On my father's side, we had to address the general lack of spirit ancestors. Maybe that's why my father didn't like the concept. Mostly, those influences had been wiped out. We should have had a spirit from Ireland but we were cut off from it. We should have had American Indian spirit ancestors but they were lost to us, too. That side of our family, such as we knew them, mostly left us with stubbornness, grudges, a tendency to argue, religious fanaticism, suspicions about cooperating with a group, and a distrust of doctors.

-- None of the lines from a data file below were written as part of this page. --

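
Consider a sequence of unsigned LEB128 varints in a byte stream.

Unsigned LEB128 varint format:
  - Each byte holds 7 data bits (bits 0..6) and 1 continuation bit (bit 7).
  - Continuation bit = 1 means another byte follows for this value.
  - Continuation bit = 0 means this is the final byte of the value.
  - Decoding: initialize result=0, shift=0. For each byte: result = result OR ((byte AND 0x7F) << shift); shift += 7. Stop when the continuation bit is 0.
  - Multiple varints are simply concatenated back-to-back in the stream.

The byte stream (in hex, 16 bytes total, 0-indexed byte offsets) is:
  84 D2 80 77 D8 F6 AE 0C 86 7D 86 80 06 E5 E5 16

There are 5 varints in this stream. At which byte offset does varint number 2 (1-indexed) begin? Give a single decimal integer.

  byte[0]=0x84 cont=1 payload=0x04=4: acc |= 4<<0 -> acc=4 shift=7
  byte[1]=0xD2 cont=1 payload=0x52=82: acc |= 82<<7 -> acc=10500 shift=14
  byte[2]=0x80 cont=1 payload=0x00=0: acc |= 0<<14 -> acc=10500 shift=21
  byte[3]=0x77 cont=0 payload=0x77=119: acc |= 119<<21 -> acc=249571588 shift=28 [end]
Varint 1: bytes[0:4] = 84 D2 80 77 -> value 249571588 (4 byte(s))
  byte[4]=0xD8 cont=1 payload=0x58=88: acc |= 88<<0 -> acc=88 shift=7
  byte[5]=0xF6 cont=1 payload=0x76=118: acc |= 118<<7 -> acc=15192 shift=14
  byte[6]=0xAE cont=1 payload=0x2E=46: acc |= 46<<14 -> acc=768856 shift=21
  byte[7]=0x0C cont=0 payload=0x0C=12: acc |= 12<<21 -> acc=25934680 shift=28 [end]
Varint 2: bytes[4:8] = D8 F6 AE 0C -> value 25934680 (4 byte(s))
  byte[8]=0x86 cont=1 payload=0x06=6: acc |= 6<<0 -> acc=6 shift=7
  byte[9]=0x7D cont=0 payload=0x7D=125: acc |= 125<<7 -> acc=16006 shift=14 [end]
Varint 3: bytes[8:10] = 86 7D -> value 16006 (2 byte(s))
  byte[10]=0x86 cont=1 payload=0x06=6: acc |= 6<<0 -> acc=6 shift=7
  byte[11]=0x80 cont=1 payload=0x00=0: acc |= 0<<7 -> acc=6 shift=14
  byte[12]=0x06 cont=0 payload=0x06=6: acc |= 6<<14 -> acc=98310 shift=21 [end]
Varint 4: bytes[10:13] = 86 80 06 -> value 98310 (3 byte(s))
  byte[13]=0xE5 cont=1 payload=0x65=101: acc |= 101<<0 -> acc=101 shift=7
  byte[14]=0xE5 cont=1 payload=0x65=101: acc |= 101<<7 -> acc=13029 shift=14
  byte[15]=0x16 cont=0 payload=0x16=22: acc |= 22<<14 -> acc=373477 shift=21 [end]
Varint 5: bytes[13:16] = E5 E5 16 -> value 373477 (3 byte(s))

Answer: 4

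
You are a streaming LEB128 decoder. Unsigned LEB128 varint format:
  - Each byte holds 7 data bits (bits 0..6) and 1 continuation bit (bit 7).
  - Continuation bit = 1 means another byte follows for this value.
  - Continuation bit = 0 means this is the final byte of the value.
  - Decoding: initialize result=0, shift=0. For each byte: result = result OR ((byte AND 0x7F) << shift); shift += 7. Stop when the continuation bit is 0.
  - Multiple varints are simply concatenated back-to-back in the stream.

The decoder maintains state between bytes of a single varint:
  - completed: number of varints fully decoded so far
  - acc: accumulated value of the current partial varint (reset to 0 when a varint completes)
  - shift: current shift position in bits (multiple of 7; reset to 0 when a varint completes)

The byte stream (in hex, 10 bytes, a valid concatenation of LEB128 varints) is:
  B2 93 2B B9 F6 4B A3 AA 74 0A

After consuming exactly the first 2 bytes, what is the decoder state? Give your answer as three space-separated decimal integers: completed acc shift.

byte[0]=0xB2 cont=1 payload=0x32: acc |= 50<<0 -> completed=0 acc=50 shift=7
byte[1]=0x93 cont=1 payload=0x13: acc |= 19<<7 -> completed=0 acc=2482 shift=14

Answer: 0 2482 14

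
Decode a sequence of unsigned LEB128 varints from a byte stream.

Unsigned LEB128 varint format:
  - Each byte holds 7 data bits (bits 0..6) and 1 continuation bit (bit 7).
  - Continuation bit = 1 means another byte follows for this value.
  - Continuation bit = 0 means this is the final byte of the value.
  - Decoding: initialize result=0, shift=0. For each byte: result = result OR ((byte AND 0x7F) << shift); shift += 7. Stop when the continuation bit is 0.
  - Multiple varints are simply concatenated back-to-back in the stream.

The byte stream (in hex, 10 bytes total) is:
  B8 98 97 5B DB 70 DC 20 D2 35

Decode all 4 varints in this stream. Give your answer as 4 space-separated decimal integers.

Answer: 191220792 14427 4188 6866

Derivation:
  byte[0]=0xB8 cont=1 payload=0x38=56: acc |= 56<<0 -> acc=56 shift=7
  byte[1]=0x98 cont=1 payload=0x18=24: acc |= 24<<7 -> acc=3128 shift=14
  byte[2]=0x97 cont=1 payload=0x17=23: acc |= 23<<14 -> acc=379960 shift=21
  byte[3]=0x5B cont=0 payload=0x5B=91: acc |= 91<<21 -> acc=191220792 shift=28 [end]
Varint 1: bytes[0:4] = B8 98 97 5B -> value 191220792 (4 byte(s))
  byte[4]=0xDB cont=1 payload=0x5B=91: acc |= 91<<0 -> acc=91 shift=7
  byte[5]=0x70 cont=0 payload=0x70=112: acc |= 112<<7 -> acc=14427 shift=14 [end]
Varint 2: bytes[4:6] = DB 70 -> value 14427 (2 byte(s))
  byte[6]=0xDC cont=1 payload=0x5C=92: acc |= 92<<0 -> acc=92 shift=7
  byte[7]=0x20 cont=0 payload=0x20=32: acc |= 32<<7 -> acc=4188 shift=14 [end]
Varint 3: bytes[6:8] = DC 20 -> value 4188 (2 byte(s))
  byte[8]=0xD2 cont=1 payload=0x52=82: acc |= 82<<0 -> acc=82 shift=7
  byte[9]=0x35 cont=0 payload=0x35=53: acc |= 53<<7 -> acc=6866 shift=14 [end]
Varint 4: bytes[8:10] = D2 35 -> value 6866 (2 byte(s))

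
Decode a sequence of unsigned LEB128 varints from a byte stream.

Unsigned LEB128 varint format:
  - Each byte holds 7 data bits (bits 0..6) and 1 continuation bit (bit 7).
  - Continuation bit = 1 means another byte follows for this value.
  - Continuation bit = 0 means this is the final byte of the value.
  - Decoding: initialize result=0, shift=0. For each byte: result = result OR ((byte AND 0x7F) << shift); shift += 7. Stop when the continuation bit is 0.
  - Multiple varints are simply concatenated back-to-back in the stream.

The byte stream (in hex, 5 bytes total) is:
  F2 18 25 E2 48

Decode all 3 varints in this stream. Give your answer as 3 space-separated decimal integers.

  byte[0]=0xF2 cont=1 payload=0x72=114: acc |= 114<<0 -> acc=114 shift=7
  byte[1]=0x18 cont=0 payload=0x18=24: acc |= 24<<7 -> acc=3186 shift=14 [end]
Varint 1: bytes[0:2] = F2 18 -> value 3186 (2 byte(s))
  byte[2]=0x25 cont=0 payload=0x25=37: acc |= 37<<0 -> acc=37 shift=7 [end]
Varint 2: bytes[2:3] = 25 -> value 37 (1 byte(s))
  byte[3]=0xE2 cont=1 payload=0x62=98: acc |= 98<<0 -> acc=98 shift=7
  byte[4]=0x48 cont=0 payload=0x48=72: acc |= 72<<7 -> acc=9314 shift=14 [end]
Varint 3: bytes[3:5] = E2 48 -> value 9314 (2 byte(s))

Answer: 3186 37 9314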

To balance that, we also had Jenny Roberts, a spirit of joy and gentleness. And then there was the other, even more obvious spirit ancestor, Jack Light. He is the reason for my father's attempts at patience, for family loyalty, for understanding codes, for military service, for generosity, and more. Maybe Jack is the reason that my father felt competent to have a family at all and to sort through the spiritual ancestors that are available to everyone through books. There was a hidden spirit ancestor, too, from college: a philosophy professor that both of my parents liked. Through him, my father chose doctrines to guide him like those of the Stoics, Socrates, and Plato.

When we become spirit ancestors, we achieve our strongest effect, perhaps, on the people around us. With hard work and luck on their side, the Stoic philosophers exerted an influence that we feel thousands of years later.

I brought up the idea of philosophers as spirit ancestors.

"No man ever steps into the same river twice." My father nodded as he quoted Heraclitus. "Because it's not the same river and he's not the same man. You always liked that one, didn't you?"

"Yeah. It's one of my favorites, I guess."

Both of us turned our heads as my mother clomped down the stairs. Her hand appeared on the door frame. She leaned. Her face appeared in the doorway.

"Are you two coming up?" she asked. She stepped out and put her left hand on her hip. "Everyone wants to go out to dinner."

"Everyone, huh?" My father waggled his eyebrows.

"Sure, I'll come," I said. I started to rise. My mother turned.

"Well, is my son paying?" My father hadn't left his seat. He really wanted that cigar.

"I thought I would treat everyone, Bob," she called. While she was employed and he was retired, she took a sort of glee in paying the bills. She could go places. He couldn't really object.

My father sighed. He leaned forward in his chair.

"Always borrow money from a pessimist," my father told me for the umpteenth time.

"Because they’ll never expect it back," we finished together. I knew that wasn't from a philosopher. That was Jack Benny, a spirit ancestor of skinflints and comedy.

"Yes, Ann, I'll come along," my father called up the stairs. He picked up a box of matches. "Give me a few minutes."